The crocosmia breeders have got the right idea, they choose exiting inflammable titles like ‘Spitfire’ ‘Flamethrower’ and ‘Lucifer’ for their creations. They’ve even got a ‘Prometheus’ and a ‘Vulcan’. You wouldn’t catch one of them christening their new plant ‘A bauble for Bilbo’. I’ve only browsed the ‘A’ section of the Daylily Reference Guide, and it might get better as the alphabet progresses, but this segment reads like a Hollywood play date.
‘Abiding Joy’ Paltrow, ‘Absolute Zero’ Beckham. Blueergh! Other names aren’t much better ‘Algebra of Darkness’ sounds to me like Dan Brown fan fiction and ‘Alan-A-Dale’ nods to the limpest of Robin Hood’s merry men. There is simply no dignity in ‘Angels Whisper For You’ likewise ‘Amber Curls’ and ‘Ashes of Roses’. Others are just tedious, there are over 35 different ‘Ann somebody-or-other’ cultivars, nearly 50 ‘Alices’ and even 20 different ‘Alberts’.
But tucked away in the list are some rare flashes of genius. I’m sorry ‘Albert Behnke’ and ‘Albert Riley’, I’m sure you’re are both fine plants, but next time I’m shopping for Albert themed Daylilies I’m buying ‘Albert Albertopolis Albertgator’ – crocodile king of all the Hemerocallis. The brilliantly descriptive ‘Andy Warhol’s Hair’ is a fine name for a scruffy white flowered cultivar and ‘Ammonites and Nautiliods’ displays an irreverent love of fossils that has long been missing in commercial horticulture. The finest name of course belongs to ‘Armed Azerbaijanies’ – at once the scourge and fantasy of all good plant breeders.
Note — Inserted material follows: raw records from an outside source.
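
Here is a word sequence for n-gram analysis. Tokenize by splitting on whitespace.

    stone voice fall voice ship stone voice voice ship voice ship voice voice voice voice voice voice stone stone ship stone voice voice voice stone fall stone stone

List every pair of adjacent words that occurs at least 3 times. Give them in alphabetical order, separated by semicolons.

stone voice; voice ship; voice voice

Bigram counts meeting the condition (at least 3 times):
  stone voice: 3
  voice ship: 3
  voice voice: 8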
With these dignified and proper names acting as a guide I have decided launch a plant naming contest – The annual appellation cup. The plant breeder who, over the next 12 months, I deem to have given the most imaginative, amusing or thought provoking name to a new cultivar will win a coveted mention on this blog, October 18th 2012. I need not remind competitors that the London Olympics will have been finished a month when the results of this competition are announced, so the media will probably want to loose their starved and out of control hype machine on it – this could be the making of your nursery.
Extra points will be awarded for cultivars named ‘Ben Dark’. No Nepenthes.